A big holiday wreath was on the front door of the Gettysburg farmhouse, the tree was trimmed, and Dwight Eisenhower, 75, just a week out of Washington's Walter Reed Hospital after recovery from his November heart attack in Augusta, Ga., settled down with Mamie, his son John and four grandchildren for a private and grateful Christmas. His doctors' greetings: he can take short strolls and climb stairs now. Said Ike with a grin: "I expect I'll be playing golf again within a month--but slowly."

As Bob Hope, 61, explained it: "A funny thing happened to me on the way to take a bow." All set to start the laughs for 2,000 G.I.s at Thailand's Korat Air Base as part of his 14th an nual Christmas tour of U.S. overseas installations, the comic slipped off a backstage platform and sailed into the arms of a burly security man, who broke the fall a bit. With two ligaments torn in his left ankle, Bob went on anyhow, even limped through a soft-shoe routine with Actress Carroll Baker. Later the leg was taped up to ease the "shooting pains," but Hope was cracking happily that his North Hollywood draft board had already given him a physical exam. "And then," he said, "they burned my draft card."

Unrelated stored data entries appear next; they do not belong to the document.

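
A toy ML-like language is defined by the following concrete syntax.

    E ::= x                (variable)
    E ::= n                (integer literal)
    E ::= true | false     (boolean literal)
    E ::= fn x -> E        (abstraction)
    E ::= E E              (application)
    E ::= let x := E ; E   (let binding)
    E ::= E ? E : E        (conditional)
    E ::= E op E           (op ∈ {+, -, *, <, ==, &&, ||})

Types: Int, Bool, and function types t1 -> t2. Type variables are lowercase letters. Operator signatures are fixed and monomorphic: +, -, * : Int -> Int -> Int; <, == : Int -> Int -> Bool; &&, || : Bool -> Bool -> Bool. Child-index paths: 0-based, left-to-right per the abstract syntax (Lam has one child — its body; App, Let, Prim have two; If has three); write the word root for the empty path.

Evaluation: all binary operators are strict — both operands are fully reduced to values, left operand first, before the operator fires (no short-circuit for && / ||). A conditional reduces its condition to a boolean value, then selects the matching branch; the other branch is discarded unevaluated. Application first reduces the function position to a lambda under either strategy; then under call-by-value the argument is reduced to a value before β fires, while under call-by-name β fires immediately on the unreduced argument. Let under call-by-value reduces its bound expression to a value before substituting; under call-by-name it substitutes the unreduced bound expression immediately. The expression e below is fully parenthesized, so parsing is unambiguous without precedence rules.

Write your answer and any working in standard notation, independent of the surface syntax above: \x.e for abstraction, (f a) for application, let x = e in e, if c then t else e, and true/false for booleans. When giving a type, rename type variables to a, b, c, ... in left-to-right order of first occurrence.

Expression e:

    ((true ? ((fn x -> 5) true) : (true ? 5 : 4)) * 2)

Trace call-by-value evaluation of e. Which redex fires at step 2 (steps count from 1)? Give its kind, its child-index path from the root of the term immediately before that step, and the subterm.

Answer: beta at 0 : ((\x.5) true)

Working:
step 0: ((if true then ((\x.5) true) else (if true then 5 else 4)) * 2)
step 1: [if@0] (((\x.5) true) * 2)
step 2: [beta@0] (5 * 2)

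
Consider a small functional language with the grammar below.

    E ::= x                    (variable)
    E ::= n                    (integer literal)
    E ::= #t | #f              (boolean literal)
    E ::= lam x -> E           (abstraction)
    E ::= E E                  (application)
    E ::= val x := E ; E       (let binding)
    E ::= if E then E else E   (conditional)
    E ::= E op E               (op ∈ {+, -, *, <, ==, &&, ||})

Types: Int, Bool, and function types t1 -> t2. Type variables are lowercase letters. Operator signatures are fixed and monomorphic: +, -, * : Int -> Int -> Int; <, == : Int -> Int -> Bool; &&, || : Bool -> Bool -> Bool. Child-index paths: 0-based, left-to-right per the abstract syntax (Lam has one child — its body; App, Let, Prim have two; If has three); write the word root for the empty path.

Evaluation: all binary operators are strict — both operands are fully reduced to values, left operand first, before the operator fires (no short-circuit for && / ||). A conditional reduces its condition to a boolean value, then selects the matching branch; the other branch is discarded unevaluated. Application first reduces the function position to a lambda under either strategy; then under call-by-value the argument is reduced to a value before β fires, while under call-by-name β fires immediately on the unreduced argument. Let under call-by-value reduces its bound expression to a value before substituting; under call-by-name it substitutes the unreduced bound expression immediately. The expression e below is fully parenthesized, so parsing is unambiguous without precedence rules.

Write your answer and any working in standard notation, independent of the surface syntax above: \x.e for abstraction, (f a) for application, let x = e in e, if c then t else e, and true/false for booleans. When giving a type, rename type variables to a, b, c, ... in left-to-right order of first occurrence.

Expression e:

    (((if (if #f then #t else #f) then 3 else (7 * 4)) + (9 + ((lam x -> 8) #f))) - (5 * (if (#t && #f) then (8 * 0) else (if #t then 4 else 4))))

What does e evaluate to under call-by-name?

Answer: 25

Derivation:
step 0: (((if (if false then true else false) then 3 else (7 * 4)) + (9 + ((\x.8) false))) - (5 * (if (true && false) then (8 * 0) else (if true then 4 else 4))))
step 1: [if@0.0.0] (((if false then 3 else (7 * 4)) + (9 + ((\x.8) false))) - (5 * (if (true && false) then (8 * 0) else (if true then 4 else 4))))
step 2: [if@0.0] (((7 * 4) + (9 + ((\x.8) false))) - (5 * (if (true && false) then (8 * 0) else (if true then 4 else 4))))
step 3: [delta@0.0] ((28 + (9 + ((\x.8) false))) - (5 * (if (true && false) then (8 * 0) else (if true then 4 else 4))))
step 4: [beta@0.1.1] ((28 + (9 + 8)) - (5 * (if (true && false) then (8 * 0) else (if true then 4 else 4))))
step 5: [delta@0.1] ((28 + 17) - (5 * (if (true && false) then (8 * 0) else (if true then 4 else 4))))
step 6: [delta@0] (45 - (5 * (if (true && false) then (8 * 0) else (if true then 4 else 4))))
step 7: [delta@1.1.0] (45 - (5 * (if false then (8 * 0) else (if true then 4 else 4))))
step 8: [if@1.1] (45 - (5 * (if true then 4 else 4)))
step 9: [if@1.1] (45 - (5 * 4))
step 10: [delta@1] (45 - 20)
step 11: [delta@root] 25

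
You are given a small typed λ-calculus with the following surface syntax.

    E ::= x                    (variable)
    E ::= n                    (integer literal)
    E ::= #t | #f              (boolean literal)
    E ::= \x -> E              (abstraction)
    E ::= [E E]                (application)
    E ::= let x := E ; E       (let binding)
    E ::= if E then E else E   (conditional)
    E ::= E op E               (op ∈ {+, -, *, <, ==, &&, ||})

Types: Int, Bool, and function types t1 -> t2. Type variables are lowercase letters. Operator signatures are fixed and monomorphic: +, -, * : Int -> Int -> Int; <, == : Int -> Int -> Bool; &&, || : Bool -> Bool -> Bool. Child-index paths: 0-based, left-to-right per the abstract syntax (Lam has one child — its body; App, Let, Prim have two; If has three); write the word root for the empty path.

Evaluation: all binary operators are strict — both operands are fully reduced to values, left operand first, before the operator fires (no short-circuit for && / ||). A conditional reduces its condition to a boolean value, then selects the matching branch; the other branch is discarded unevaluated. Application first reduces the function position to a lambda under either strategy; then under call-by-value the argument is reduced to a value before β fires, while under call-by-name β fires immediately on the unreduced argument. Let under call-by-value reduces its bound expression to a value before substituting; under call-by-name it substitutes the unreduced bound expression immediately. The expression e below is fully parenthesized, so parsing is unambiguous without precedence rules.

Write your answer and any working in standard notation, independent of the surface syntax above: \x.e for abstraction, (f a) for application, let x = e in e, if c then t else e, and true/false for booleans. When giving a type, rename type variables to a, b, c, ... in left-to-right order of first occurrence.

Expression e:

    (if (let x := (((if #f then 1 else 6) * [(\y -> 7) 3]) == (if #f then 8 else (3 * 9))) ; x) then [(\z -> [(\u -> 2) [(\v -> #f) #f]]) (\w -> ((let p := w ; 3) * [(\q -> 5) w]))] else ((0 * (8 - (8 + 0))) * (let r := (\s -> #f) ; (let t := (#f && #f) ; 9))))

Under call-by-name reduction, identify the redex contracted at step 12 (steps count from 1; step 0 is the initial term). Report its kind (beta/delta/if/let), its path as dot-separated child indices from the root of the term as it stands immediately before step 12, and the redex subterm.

Trace:
step 0: (if (let x = (((if false then 1 else 6) * ((\y.7) 3)) == (if false then 8 else (3 * 9))) in x) then ((\z.((\u.2) ((\v.false) false))) (\w.((let p = w in 3) * ((\q.5) w)))) else ((0 * (8 - (8 + 0))) * (let r = (\s.false) in (let t = (false && false) in 9))))
step 1: [let@0] (if (((if false then 1 else 6) * ((\y.7) 3)) == (if false then 8 else (3 * 9))) then ((\z.((\u.2) ((\v.false) false))) (\w.((let p = w in 3) * ((\q.5) w)))) else ((0 * (8 - (8 + 0))) * (let r = (\s.false) in (let t = (false && false) in 9))))
step 2: [if@0.0.0] (if ((6 * ((\y.7) 3)) == (if false then 8 else (3 * 9))) then ((\z.((\u.2) ((\v.false) false))) (\w.((let p = w in 3) * ((\q.5) w)))) else ((0 * (8 - (8 + 0))) * (let r = (\s.false) in (let t = (false && false) in 9))))
step 3: [beta@0.0.1] (if ((6 * 7) == (if false then 8 else (3 * 9))) then ((\z.((\u.2) ((\v.false) false))) (\w.((let p = w in 3) * ((\q.5) w)))) else ((0 * (8 - (8 + 0))) * (let r = (\s.false) in (let t = (false && false) in 9))))
step 4: [delta@0.0] (if (42 == (if false then 8 else (3 * 9))) then ((\z.((\u.2) ((\v.false) false))) (\w.((let p = w in 3) * ((\q.5) w)))) else ((0 * (8 - (8 + 0))) * (let r = (\s.false) in (let t = (false && false) in 9))))
step 5: [if@0.1] (if (42 == (3 * 9)) then ((\z.((\u.2) ((\v.false) false))) (\w.((let p = w in 3) * ((\q.5) w)))) else ((0 * (8 - (8 + 0))) * (let r = (\s.false) in (let t = (false && false) in 9))))
step 6: [delta@0.1] (if (42 == 27) then ((\z.((\u.2) ((\v.false) false))) (\w.((let p = w in 3) * ((\q.5) w)))) else ((0 * (8 - (8 + 0))) * (let r = (\s.false) in (let t = (false && false) in 9))))
step 7: [delta@0] (if false then ((\z.((\u.2) ((\v.false) false))) (\w.((let p = w in 3) * ((\q.5) w)))) else ((0 * (8 - (8 + 0))) * (let r = (\s.false) in (let t = (false && false) in 9))))
step 8: [if@root] ((0 * (8 - (8 + 0))) * (let r = (\s.false) in (let t = (false && false) in 9)))
step 9: [delta@0.1.1] ((0 * (8 - 8)) * (let r = (\s.false) in (let t = (false && false) in 9)))
step 10: [delta@0.1] ((0 * 0) * (let r = (\s.false) in (let t = (false && false) in 9)))
step 11: [delta@0] (0 * (let r = (\s.false) in (let t = (false && false) in 9)))
step 12: [let@1] (0 * (let t = (false && false) in 9))

Answer: let at 1 : (let r = (\s.false) in (let t = (false && false) in 9))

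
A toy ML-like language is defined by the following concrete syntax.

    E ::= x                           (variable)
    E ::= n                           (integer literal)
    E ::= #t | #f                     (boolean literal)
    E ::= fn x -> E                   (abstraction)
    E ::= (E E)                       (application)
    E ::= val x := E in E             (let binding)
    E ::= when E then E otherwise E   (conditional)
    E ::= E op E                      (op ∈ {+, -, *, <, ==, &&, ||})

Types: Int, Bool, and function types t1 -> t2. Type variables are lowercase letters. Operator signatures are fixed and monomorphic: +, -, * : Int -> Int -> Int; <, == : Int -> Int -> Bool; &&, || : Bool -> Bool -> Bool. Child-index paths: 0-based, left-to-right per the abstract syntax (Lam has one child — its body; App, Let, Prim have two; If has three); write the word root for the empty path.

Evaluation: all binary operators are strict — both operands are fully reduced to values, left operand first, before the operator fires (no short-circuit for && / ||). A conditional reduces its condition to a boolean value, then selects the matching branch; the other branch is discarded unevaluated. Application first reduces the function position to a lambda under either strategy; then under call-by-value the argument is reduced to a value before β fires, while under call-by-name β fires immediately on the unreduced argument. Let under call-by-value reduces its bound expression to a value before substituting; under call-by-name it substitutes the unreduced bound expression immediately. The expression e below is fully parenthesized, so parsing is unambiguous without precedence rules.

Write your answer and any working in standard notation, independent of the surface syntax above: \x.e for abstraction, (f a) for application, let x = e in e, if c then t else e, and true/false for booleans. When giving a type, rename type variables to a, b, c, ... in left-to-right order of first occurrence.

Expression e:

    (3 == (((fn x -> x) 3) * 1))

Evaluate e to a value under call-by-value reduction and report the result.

Trace:
step 0: (3 == (((\x.x) 3) * 1))
step 1: [beta@1.0] (3 == (3 * 1))
step 2: [delta@1] (3 == 3)
step 3: [delta@root] true

Answer: true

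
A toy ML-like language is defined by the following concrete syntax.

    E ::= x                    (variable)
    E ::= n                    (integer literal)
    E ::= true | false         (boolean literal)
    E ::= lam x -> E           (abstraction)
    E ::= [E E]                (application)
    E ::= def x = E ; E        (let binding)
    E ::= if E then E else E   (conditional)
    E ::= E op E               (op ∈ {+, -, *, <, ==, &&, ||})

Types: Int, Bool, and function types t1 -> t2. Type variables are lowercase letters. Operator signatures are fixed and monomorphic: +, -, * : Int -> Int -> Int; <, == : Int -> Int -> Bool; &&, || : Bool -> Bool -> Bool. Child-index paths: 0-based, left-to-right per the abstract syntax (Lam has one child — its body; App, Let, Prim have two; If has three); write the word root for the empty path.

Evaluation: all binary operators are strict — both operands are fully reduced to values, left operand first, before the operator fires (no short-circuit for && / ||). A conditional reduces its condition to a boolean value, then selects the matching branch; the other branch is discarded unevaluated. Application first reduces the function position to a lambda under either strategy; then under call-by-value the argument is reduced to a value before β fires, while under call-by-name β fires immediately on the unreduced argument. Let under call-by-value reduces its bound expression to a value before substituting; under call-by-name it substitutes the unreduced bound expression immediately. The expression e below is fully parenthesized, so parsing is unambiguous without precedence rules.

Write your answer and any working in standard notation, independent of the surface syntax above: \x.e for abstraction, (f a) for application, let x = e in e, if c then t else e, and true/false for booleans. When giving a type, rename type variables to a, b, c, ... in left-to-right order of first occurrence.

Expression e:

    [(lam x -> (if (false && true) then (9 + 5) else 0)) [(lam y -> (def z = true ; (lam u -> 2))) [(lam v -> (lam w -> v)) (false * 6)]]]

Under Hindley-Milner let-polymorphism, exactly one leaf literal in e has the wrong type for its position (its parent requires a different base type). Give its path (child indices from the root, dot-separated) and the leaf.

Answer: 1.1.1.0 : false

Derivation:
  unify Bool ~ Bool
  unify Bool ~ Bool
  unify Bool ~ Bool
  unify Int ~ Int
  unify Int ~ Int
  unify Int ~ Int
\x._ : a -> Int
let z : Bool
\u._ : c -> Int
\y._ : b -> c -> Int
v : d
\w._ : e -> d
\v._ : d -> e -> d
  unify Bool ~ Int
  FAIL: mismatch Bool ~ Int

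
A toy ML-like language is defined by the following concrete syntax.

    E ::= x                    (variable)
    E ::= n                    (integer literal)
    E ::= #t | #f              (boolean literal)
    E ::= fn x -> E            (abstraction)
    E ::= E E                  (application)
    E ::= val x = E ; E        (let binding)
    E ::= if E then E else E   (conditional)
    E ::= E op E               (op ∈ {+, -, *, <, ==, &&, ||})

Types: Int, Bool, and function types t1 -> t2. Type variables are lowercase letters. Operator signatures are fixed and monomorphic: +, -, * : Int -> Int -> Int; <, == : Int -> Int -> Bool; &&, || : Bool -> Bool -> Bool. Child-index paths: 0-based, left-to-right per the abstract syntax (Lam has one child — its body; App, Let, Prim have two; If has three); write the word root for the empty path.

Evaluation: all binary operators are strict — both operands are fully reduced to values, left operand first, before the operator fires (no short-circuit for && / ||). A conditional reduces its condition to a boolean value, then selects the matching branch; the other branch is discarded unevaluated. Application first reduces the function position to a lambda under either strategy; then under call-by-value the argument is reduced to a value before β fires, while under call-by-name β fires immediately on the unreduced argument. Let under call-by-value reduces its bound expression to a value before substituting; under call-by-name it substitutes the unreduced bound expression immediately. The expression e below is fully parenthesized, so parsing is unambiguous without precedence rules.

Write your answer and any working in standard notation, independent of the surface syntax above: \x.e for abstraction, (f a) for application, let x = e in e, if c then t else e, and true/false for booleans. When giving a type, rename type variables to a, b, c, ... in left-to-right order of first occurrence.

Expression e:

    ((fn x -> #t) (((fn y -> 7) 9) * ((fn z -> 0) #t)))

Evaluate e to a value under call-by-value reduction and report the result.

Answer: true

Working:
step 0: ((\x.true) (((\y.7) 9) * ((\z.0) true)))
step 1: [beta@1.0] ((\x.true) (7 * ((\z.0) true)))
step 2: [beta@1.1] ((\x.true) (7 * 0))
step 3: [delta@1] ((\x.true) 0)
step 4: [beta@root] true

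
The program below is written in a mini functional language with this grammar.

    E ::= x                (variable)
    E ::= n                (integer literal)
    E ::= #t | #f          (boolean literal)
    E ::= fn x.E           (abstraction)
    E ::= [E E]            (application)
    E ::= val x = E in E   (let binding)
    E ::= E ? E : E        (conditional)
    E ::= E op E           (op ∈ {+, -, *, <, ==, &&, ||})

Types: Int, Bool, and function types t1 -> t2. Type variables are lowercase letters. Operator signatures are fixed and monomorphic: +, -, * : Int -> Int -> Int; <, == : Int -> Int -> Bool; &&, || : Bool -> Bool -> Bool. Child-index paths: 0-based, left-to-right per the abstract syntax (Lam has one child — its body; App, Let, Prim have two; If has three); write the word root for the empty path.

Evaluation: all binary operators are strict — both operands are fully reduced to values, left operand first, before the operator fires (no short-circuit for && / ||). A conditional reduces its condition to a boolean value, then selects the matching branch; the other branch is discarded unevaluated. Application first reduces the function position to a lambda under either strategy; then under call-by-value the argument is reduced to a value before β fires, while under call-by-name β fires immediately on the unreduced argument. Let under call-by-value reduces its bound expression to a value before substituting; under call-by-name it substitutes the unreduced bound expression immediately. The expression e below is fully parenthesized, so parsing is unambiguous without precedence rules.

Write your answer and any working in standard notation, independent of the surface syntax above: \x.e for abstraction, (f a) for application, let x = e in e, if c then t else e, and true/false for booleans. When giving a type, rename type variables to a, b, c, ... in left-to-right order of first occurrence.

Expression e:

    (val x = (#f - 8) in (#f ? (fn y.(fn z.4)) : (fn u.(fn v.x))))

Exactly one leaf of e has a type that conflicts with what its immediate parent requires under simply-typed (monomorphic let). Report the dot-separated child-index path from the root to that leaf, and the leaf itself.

Working:
  unify Bool ~ Int
  FAIL: mismatch Bool ~ Int

Answer: 0.0 : false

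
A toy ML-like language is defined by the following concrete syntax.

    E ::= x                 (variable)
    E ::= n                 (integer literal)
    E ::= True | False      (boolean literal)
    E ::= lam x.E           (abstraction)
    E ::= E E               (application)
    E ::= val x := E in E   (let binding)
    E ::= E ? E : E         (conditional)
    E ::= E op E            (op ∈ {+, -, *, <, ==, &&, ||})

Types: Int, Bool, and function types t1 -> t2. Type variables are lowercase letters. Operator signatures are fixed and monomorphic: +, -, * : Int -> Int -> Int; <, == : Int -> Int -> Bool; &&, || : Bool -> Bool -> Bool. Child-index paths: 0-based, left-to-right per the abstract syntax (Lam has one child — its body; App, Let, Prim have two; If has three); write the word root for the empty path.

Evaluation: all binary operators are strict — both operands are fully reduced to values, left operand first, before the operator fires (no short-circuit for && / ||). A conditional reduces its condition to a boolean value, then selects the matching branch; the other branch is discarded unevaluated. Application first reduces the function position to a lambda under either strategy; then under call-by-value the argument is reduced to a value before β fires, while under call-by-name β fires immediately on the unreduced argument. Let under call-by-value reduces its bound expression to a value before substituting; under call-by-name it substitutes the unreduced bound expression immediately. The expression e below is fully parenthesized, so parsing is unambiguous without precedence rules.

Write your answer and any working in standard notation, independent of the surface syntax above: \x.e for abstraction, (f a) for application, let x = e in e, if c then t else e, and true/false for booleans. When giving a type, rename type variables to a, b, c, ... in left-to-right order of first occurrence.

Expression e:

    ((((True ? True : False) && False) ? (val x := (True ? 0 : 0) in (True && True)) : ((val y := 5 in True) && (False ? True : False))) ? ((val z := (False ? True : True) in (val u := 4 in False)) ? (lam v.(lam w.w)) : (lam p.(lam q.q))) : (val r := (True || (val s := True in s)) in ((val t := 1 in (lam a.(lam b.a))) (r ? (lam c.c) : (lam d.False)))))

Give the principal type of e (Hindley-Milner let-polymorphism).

Trace:
  unify Bool ~ Bool
  unify Bool ~ Bool
  unify Bool ~ Bool
  unify Bool ~ Bool
  unify Bool ~ Bool
  unify Bool ~ Bool
  unify Int ~ Int
let x : Int
  unify Bool ~ Bool
  unify Bool ~ Bool
let y : Int
  unify Bool ~ Bool
  unify Bool ~ Bool
  unify Bool ~ Bool
  unify Bool ~ Bool
  unify Bool ~ Bool
  unify Bool ~ Bool
  unify Bool ~ Bool
  unify Bool ~ Bool
let z : Bool
let u : Int
  unify Bool ~ Bool
w : b
\w._ : b -> b
\v._ : a -> b -> b
q : d
\q._ : d -> d
\p._ : c -> d -> d
  unify a -> b -> b ~ c -> d -> d
  unify a ~ c
  unify b -> b ~ d -> d
  unify b ~ d
  unify d ~ d
  unify Bool ~ Bool
let s : Bool
s : Bool
  unify Bool ~ Bool
let r : Bool
let t : Int
a : e
\b._ : f -> e
\a._ : e -> f -> e
r : Bool
  unify Bool ~ Bool
c : g
\c._ : g -> g
\d._ : h -> Bool
  unify g -> g ~ h -> Bool
  unify g ~ h
  unify h ~ Bool
  unify e -> f -> e ~ (Bool -> Bool) -> i
  unify e ~ Bool -> Bool
  unify f -> Bool -> Bool ~ i
_ _ : f -> Bool -> Bool
  unify c -> d -> d ~ f -> Bool -> Bool
  unify c ~ f
  unify d -> d ~ Bool -> Bool
  unify d ~ Bool
  unify Bool ~ Bool

Answer: a -> Bool -> Bool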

And when they tangle with Alworth

and Ladd,

The Buffalo Bills will know they've

been had.

Cassius Clay? Not this time. California's Governor Pat Brown, 60, was sicking his doggerel on New York's Nelson Rockefeller, 57, betting him "one box of assorted fresh California fruit" that the San Diego Chargers would whip the Bills for the American Football League championship. Nelson, stout feller, staked a crate of New York State apples on it, and after some musing wrote Brown:

When the game's final whistle

Makes the stadium mute

You'll be left to your sighing

While I'm munching your fruit.

"My body is only incidental. It's my spirit that's real," averred World Citizen Garry, Davis, 44, two years after he gave up his U.S. passport in 1948 to found his cult of statelessness and world unity. Now, long after the crusades in which he enlisted Albert Camus and Andre Gide into Les Compagnons de Garry Davis, issued Jawaharlal Nehru one of his "world passports" and transformed himself temporarily from a freak into something of a world figure, Davis is living in Strasbourg, France. The son of U.S. Society Bandleader Meyer Davis, he is still nobody's citizen, but he has a wife, two children, and he keeps body and soul together with a real spirited little business: the Garry Davis Diaper Service.